Car pour le commissaire libéral irlandais, cet accord, une fois en vigueur « aidera l’UE et le Mexique à renforcer leurs économies respectives et à stimuler l’emploi ».
Alors que la crise du Covid-19 a relancé le débat sur la nécessité d’une démondialisation, la Commission, elle, compte bien maintenir son agenda de libre-échange. Dans une interview accordée au Financial Times le 23 avril, Phil Hogan avait d’ailleurs clairement affiché ses ambitions : « L’autonomie stratégique ne signifie pas que nous devons faire de l’auto-suffisance notre objectif. »
Ce nouvel ALE aura aussi une valeur de test alors que l’avenir du traité commercial UE-Mercosur, négocié depuis près de deux décennies, semble plus qu’incertain.
Le Mexique, premier partenaire de l’UE en Amérique latine
Le Mexique, qui compte 128 millions d’habitants, est le premier partenaire commercial de l’UE en Amérique latine avec un commerce bilatéral annuel d’une valeur de 66 milliards d’euros pour les marchandises et de 19 milliards d’euros pour les services.

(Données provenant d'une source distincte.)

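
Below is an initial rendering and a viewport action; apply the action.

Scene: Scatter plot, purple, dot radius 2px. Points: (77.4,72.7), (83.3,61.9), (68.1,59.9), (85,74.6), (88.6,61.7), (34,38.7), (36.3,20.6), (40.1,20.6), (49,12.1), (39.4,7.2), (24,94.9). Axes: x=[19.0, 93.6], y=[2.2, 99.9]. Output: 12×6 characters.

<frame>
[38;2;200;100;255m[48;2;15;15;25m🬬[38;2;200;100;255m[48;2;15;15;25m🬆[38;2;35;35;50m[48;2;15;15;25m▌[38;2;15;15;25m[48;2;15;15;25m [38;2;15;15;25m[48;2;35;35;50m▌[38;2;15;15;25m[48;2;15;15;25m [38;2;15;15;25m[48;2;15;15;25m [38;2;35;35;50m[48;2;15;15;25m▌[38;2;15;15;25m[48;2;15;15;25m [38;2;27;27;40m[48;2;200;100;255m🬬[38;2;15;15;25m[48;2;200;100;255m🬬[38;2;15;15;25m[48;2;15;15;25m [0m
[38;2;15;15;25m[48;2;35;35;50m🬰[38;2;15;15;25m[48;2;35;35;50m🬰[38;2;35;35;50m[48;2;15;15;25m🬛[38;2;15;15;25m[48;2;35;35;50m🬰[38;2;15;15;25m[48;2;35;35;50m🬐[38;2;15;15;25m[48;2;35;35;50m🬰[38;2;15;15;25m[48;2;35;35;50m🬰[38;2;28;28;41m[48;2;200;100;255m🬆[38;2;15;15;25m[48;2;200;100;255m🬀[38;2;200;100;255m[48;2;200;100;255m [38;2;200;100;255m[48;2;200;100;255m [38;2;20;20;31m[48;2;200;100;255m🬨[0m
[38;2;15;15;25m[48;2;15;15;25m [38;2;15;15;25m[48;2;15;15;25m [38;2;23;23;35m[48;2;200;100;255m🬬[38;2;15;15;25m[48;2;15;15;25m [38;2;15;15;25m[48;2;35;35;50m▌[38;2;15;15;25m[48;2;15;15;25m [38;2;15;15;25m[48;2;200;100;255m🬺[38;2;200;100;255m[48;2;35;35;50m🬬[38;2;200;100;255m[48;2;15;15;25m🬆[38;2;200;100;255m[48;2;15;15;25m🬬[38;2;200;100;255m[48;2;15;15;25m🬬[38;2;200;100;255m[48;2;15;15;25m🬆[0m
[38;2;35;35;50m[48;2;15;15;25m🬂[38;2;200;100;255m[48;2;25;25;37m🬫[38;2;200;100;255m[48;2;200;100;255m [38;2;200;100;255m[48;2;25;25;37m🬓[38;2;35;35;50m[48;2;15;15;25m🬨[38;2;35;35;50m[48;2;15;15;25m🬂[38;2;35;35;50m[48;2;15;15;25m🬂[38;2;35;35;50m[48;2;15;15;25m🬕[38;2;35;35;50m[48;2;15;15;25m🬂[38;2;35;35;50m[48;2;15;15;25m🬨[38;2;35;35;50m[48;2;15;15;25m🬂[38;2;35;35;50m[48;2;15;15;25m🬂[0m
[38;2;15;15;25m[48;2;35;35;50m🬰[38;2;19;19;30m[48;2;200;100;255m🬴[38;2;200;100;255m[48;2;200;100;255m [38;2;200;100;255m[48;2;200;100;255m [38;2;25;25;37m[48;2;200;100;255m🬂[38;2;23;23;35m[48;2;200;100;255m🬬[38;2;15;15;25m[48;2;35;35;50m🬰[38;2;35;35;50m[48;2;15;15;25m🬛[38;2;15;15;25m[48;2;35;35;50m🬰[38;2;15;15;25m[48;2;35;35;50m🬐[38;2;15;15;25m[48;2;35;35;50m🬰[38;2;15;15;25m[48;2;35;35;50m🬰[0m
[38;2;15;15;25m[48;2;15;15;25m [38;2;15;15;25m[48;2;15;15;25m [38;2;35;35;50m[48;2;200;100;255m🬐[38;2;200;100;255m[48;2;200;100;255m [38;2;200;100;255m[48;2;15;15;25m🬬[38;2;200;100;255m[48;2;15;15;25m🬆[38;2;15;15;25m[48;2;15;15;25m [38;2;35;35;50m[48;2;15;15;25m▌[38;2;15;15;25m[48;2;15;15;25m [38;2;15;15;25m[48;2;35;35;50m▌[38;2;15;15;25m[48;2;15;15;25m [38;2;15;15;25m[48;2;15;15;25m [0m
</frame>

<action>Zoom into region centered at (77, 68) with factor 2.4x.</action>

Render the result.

<frame>
[38;2;15;15;25m[48;2;15;15;25m [38;2;15;15;25m[48;2;15;15;25m [38;2;35;35;50m[48;2;15;15;25m▌[38;2;15;15;25m[48;2;15;15;25m [38;2;15;15;25m[48;2;35;35;50m▌[38;2;15;15;25m[48;2;15;15;25m [38;2;15;15;25m[48;2;15;15;25m [38;2;35;35;50m[48;2;15;15;25m▌[38;2;15;15;25m[48;2;15;15;25m [38;2;15;15;25m[48;2;35;35;50m▌[38;2;15;15;25m[48;2;15;15;25m [38;2;15;15;25m[48;2;15;15;25m [0m
[38;2;15;15;25m[48;2;35;35;50m🬰[38;2;15;15;25m[48;2;35;35;50m🬰[38;2;35;35;50m[48;2;15;15;25m🬛[38;2;15;15;25m[48;2;35;35;50m🬰[38;2;15;15;25m[48;2;35;35;50m🬐[38;2;21;21;33m[48;2;200;100;255m🬆[38;2;23;23;35m[48;2;200;100;255m🬬[38;2;31;31;45m[48;2;200;100;255m🬝[38;2;15;15;25m[48;2;200;100;255m🬀[38;2;28;28;41m[48;2;200;100;255m🬊[38;2;15;15;25m[48;2;35;35;50m🬰[38;2;15;15;25m[48;2;35;35;50m🬰[0m
[38;2;15;15;25m[48;2;15;15;25m [38;2;15;15;25m[48;2;15;15;25m [38;2;35;35;50m[48;2;15;15;25m▌[38;2;15;15;25m[48;2;15;15;25m [38;2;23;23;35m[48;2;200;100;255m🬺[38;2;200;100;255m[48;2;15;15;25m🬬[38;2;200;100;255m[48;2;15;15;25m🬆[38;2;35;35;50m[48;2;15;15;25m▌[38;2;200;100;255m[48;2;15;15;25m🬊[38;2;200;100;255m[48;2;27;27;40m🬀[38;2;15;15;25m[48;2;15;15;25m [38;2;15;15;25m[48;2;15;15;25m [0m
[38;2;35;35;50m[48;2;15;15;25m🬂[38;2;28;28;41m[48;2;200;100;255m🬆[38;2;200;100;255m[48;2;35;35;50m🬺[38;2;23;23;35m[48;2;200;100;255m🬬[38;2;35;35;50m[48;2;15;15;25m🬨[38;2;35;35;50m[48;2;15;15;25m🬂[38;2;35;35;50m[48;2;15;15;25m🬂[38;2;35;35;50m[48;2;200;100;255m🬆[38;2;200;100;255m[48;2;35;35;50m🬺[38;2;28;28;41m[48;2;200;100;255m🬆[38;2;200;100;255m[48;2;35;35;50m🬺[38;2;23;23;35m[48;2;200;100;255m🬬[0m
[38;2;15;15;25m[48;2;35;35;50m🬰[38;2;23;23;35m[48;2;200;100;255m🬺[38;2;200;100;255m[48;2;28;28;41m🬆[38;2;15;15;25m[48;2;35;35;50m🬰[38;2;15;15;25m[48;2;35;35;50m🬐[38;2;15;15;25m[48;2;35;35;50m🬰[38;2;15;15;25m[48;2;35;35;50m🬰[38;2;200;100;255m[48;2;31;31;45m🬁[38;2;200;100;255m[48;2;21;21;33m🬆[38;2;27;27;40m[48;2;200;100;255m🬺[38;2;200;100;255m[48;2;21;21;33m🬆[38;2;15;15;25m[48;2;35;35;50m🬰[0m
[38;2;15;15;25m[48;2;15;15;25m [38;2;15;15;25m[48;2;15;15;25m [38;2;35;35;50m[48;2;15;15;25m▌[38;2;15;15;25m[48;2;15;15;25m [38;2;15;15;25m[48;2;35;35;50m▌[38;2;15;15;25m[48;2;15;15;25m [38;2;15;15;25m[48;2;15;15;25m [38;2;35;35;50m[48;2;15;15;25m▌[38;2;15;15;25m[48;2;15;15;25m [38;2;15;15;25m[48;2;35;35;50m▌[38;2;15;15;25m[48;2;15;15;25m [38;2;15;15;25m[48;2;15;15;25m [0m
</frame>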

Selon des données publiées par la Commission à Bruxelles, la valeur des exportations européennes vers le Mexique sont estimées à plus de 39 milliards d’euros par an. Depuis la mise en œuvre du premier accord commercial, les échanges auraient triplé entre les deux blocs.
Ce pays d’Amérique latine fut le premier de la région à signer, en 1997, un traité commercial global avec l’UE, entré en vigueur trois ans plus tard.